Mit ihren 120 Metern ist sie fast so hoch wie der Zürcher Prime Tower, die schlanke Edelstahl-Rakete, mit der SpaceX massenhaft Passagiere zum Mars fliegen will. In Zukunft einmal.
Jetzt steht sie auf dem eigenen Weltraumbahnhof, den das Unternehmen im Süden von Texas mittlerweile besitzt – bereit für den ersten Testflug ins All. Diese Rakete ist für SpaceX-CEO Elon Musk «so inspiriered wie nichts anderes», wie er an einer früheren Pressekonferenz sagte.
Doppelt so stark wie die Nasa-Mondrakete
Nüchterner sind da Experten wie Holger Wentscher, der Leiter Trägerraketen von Beyond Gravity, der früheren Ruag Space. Doch auch er sagt, mit dieser Rakete sei zu rechnen: «Ihre Leistungsfähigkeit wird sehr viel grösser sein, als das, was wir bis jetzt auf dem Raumfahrt-Markt haben.» Für bis zu 150 Tonnen ist «Starship» konzipiert.
Sie ist damit, wenn sie denn mal fliegt, die stärkste Rakete weltweit – gerade doppelt so stark wie die neue Mondrakete der NASA. Für den nötigen Schub sorgen kleine, dafür zahlreiche Triebwerke – befeuert von einem Treibstoffmix, der nebst Flüssigsauerstoff erstmals flüssiges Methan enthält. Methan verursacht weniger Russ als etwa Kerosin – was ins Gewicht fällt, wenn die Triebwerke mehrmals eingesetzt werden sollen.

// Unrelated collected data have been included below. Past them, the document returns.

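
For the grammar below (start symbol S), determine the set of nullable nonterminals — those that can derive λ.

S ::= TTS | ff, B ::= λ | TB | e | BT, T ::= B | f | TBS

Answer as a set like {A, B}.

Directly nullable (have an ε-rule): {B}.
T is nullable via T -> B (every symbol on the right is already known nullable).
Not nullable: S — each has a terminal in every rule's right-hand side or depends on a non-nullable symbol.

{B, T}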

Auch die Oberstufe kann landen
«Die ganze Rakete ist voll wiederverwendbar – also der untere Teil und erstmals auch die Oberstufe mit dem Raumschiff – können wieder landen und neu starten.» Diese Hauptinnovation am Starship, so der Raketenexperte von Beyond Gravity, werde die Transportkosten in den Erdorbit noch deutlich weiter senken, als dies bereits mit den kleineren Falcon-9-Raketen geschehen sei.
Das Angebot für Weltraumflüge dürfte also günstiger werden und die Nachfrage ankurbeln, etwa nach Satelliten-Transporten. Auch zahlungskräftige Touristen und Touristinnen soll das Sternenschiff vermehrt ins All bringen.

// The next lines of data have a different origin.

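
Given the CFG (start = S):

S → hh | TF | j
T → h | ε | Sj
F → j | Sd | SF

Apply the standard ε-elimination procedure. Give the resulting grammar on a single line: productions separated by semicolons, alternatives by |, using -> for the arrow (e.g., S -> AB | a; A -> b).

Nullable set: {T}.
S -> TF: T nullable, giving F | TF.
Drop T -> ε.
Unchanged (no nullable symbols): S -> hh; S -> j; F -> SF; F -> Sd; F -> j; T -> Sj; T -> h.

S -> F | j | TF | hh; F -> j | SF | Sd; T -> h | Sj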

Zudem lässt es Ideen, die bisher Science Fiction waren, in den Bereich des Möglichen rücken: Eine dauerhafte Präsenz von Menschen auf dem Mond etwa, Weiterflüge zum Mars, wo sich Elon Musk eine ganze Stadt vorstellt, Rohstoffabbau auf Asteroiden, Solarkraftwerke im All und so weiter.
«So regelmässig wie ein Flugzeug»
Ob das wirklich machbar und sinnvoll ist – darüber lässt sich streiten. SpaceX jedenfalls gibt sich überzeugt und rechnet damit, dass wiederverwendbare Raketen staffettenartig starten, landen und gleich wieder starten werden – «so regelmässig wie Flugzeuge es tun», erklärte SpaceX-Präsidentin Gwynne Shotwell vor Studierenden der US-Universität Stanford.

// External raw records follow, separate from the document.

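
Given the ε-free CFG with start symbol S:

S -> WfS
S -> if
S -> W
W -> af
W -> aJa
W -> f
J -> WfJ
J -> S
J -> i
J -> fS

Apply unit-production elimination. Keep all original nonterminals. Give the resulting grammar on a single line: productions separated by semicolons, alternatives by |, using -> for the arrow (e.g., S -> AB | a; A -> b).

Unit productions: J->S, S->W.
Unit pairs (A ⇒* B via units): (J,S), (J,W), (S,W).
S: inherits non-unit rules of {S, W} → WfS | aJa | af | f | if.
J: inherits non-unit rules of {J, S, W} → WfJ | WfS | aJa | af | f | fS | i | if.
W: inherits non-unit rules of {W} → aJa | af | f.

S -> f | af | if | WfS | aJa; J -> f | i | af | fS | if | WfJ | WfS | aJa; W -> f | af | aJa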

Künftig noch mehr Weltraummüll?
Wenn dieses Konzept aufgeht, ist mit Mehrverkehr im Weltall zu rechnen, nicht nur von Raketen: Auch die Zahl der Satelliten wird weiter zunehmen – und damit das Risiko von Weltraummüll. Wie soll man mit letzterem umgehen? Oder: Wie sehr wird der zunehmende Raketenverkehr das Klima belasten?
Das ist heute genauso offen, wie die Frage, ob der Testflug nächste Woche gelingt. Experten sehen das Risiko eines Fehlschlags bei 50 Prozent. Was jedoch feststeht: Für Elon Musk, den zweitreichsten Menschen der Welt, wäre das nicht das Aus. Er lässt in so einem Fall die Fehler analysieren und dann einfach die nächste Rakete starten.